Paul betrat sein Büro – einen kleinen Raum im mittleren der fünf „Ringe“, den fünf konzentrisch verlaufenden Gebäuderingen, die sich um den offenen Innenhof gruppierten und durch zehn speichen-ähnliche Quergänge miteinander verbunden waren.

Sein Büro hatte ein Fenster – wie fast alle Büros in dem Gebäude, doch wie den meisten der über 25.000 hier arbeitenden Personen war ihm nur der Ausblick auf einen der tristen Lichthöfe zwischen den Gebäuderingen vergönnt, anstatt der Sicht hinaus auf die Stadt, wie man sie vom äußeren Gebäudering aus hatte.

Beim Betreten des Büros schaltete Paul das Licht ein und seufzte unwillkürlich. Er hatte gestern Abend den Stapel Papiere, der sich auf seinem Schreibtisch aufgetürmt hatte, fast abgearbeitet gehabt, doch in seiner Abwesenheit war der Stapel wieder deutlich größer geworden.

Er trat an seinen Schreibtisch heran, verstaute seine Mappe in einer Schublade und ließ sich in seinen Bürostuhl fallen. Einmal atmete er tief durch und griff dann beherzt nach der obersten Aktenmappe auf dem Stapel. Er schlug sie auf und begann zu lesen.

Er wusste nicht, wie lange er so vor sich hin gearbeitet hatte, als eine Stimme von der Türe her ihn wieder unterbrach.

„Guten Morgen, Major.“

Paul sah auf und lächelte. „Guten Morgen, Ruby“, antwortete er.

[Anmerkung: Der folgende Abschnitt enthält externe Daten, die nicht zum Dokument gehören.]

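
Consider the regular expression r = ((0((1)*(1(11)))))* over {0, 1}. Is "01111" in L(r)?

Split into 1 piece 01111; each matches (0((1)*(1(11)))).

yes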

Ruby, eine etwas mollige End-Vierzigerin mit kurz geschnittenem, grau meliertem Haar, war eine der Schreibkräfte in diesem Department. Sie war eine der wenigen Kolleginnen, zu der er ein gutes Verhältnis hatte – wenn auch kein allzu enges.

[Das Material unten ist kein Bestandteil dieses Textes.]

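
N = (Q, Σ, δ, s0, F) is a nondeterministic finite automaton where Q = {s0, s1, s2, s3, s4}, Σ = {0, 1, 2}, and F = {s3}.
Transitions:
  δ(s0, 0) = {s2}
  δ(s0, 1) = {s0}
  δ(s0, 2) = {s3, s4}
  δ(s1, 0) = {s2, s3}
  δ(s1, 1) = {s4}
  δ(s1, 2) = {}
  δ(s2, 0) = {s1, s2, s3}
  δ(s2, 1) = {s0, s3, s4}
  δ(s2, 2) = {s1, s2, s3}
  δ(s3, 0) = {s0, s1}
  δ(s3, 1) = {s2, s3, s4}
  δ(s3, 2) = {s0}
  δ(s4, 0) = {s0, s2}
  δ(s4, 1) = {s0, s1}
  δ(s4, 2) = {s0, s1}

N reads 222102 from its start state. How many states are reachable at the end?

5

Start: {s0}
read 2: {s3, s4}
read 2: {s0, s1}
read 2: {s3, s4}
read 1: {s0, s1, s2, s3, s4}
read 0: {s0, s1, s2, s3}
read 2: {s0, s1, s2, s3, s4}
Final reachable set {s0, s1, s2, s3, s4} has 5 states.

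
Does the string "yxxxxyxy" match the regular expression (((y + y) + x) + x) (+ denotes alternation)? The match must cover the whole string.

no

Neither ((y+y)+x) nor x matches yxxxxyxy.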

„Ich habe hier ein paar Sachen für Sie zum Bearbeiten“, informierte sie ihn und streckte ihm beim Näherkommen einen Stapel Aktenhefter entgegen. Paul lächelte etwas kläglich.

„Ich habe Ihnen Zettel angeheftet, worum es geht“, fügte Ruby an und Paul lächelte erneut.

„Danke Ruby.“ Damit griff er die Aktenordner und blätterte sie schnell durch. Ruby wandte sich zum Gehen, doch Paul rief sie noch einmal zurück:

„Einen Moment!“

Ruby drehte sich wieder zu ihm um. Paul hielt ihr eine Akte entgegen und sagte dabei:

„Könnten Sie diese Zusammenfassung für mich abtippen?“ Ruby nickte stumm lächelnd zur Antwort, nahm Paul die Akte ab und verließ dann sein Büro. Seufzend wandte sich Paul wieder seiner Arbeit zu, doch nach nur ein paar Minuten wurde er durch ein neuerliches Klopfen an der Türe unterbrochen.

„Was?“, fragte er genervt und als er aufblickte, bedauerte er seinen harschen Tonfall sofort. In der Türe stand wieder Ruby. Sie hatte einen Becher Kaffee in der Hand, den sie ihm entgegen streckte, als sie auf ihn zu kam.

„Ich dachte, Sie könnten vielleicht einen Kaffee brauchen“, sagte sie, wobei sie den Becher vor Paul auf den Tisch stellte. „Mit Milch, ohne Zucker.“

Paul lächelte die ältere Frau dankbar an.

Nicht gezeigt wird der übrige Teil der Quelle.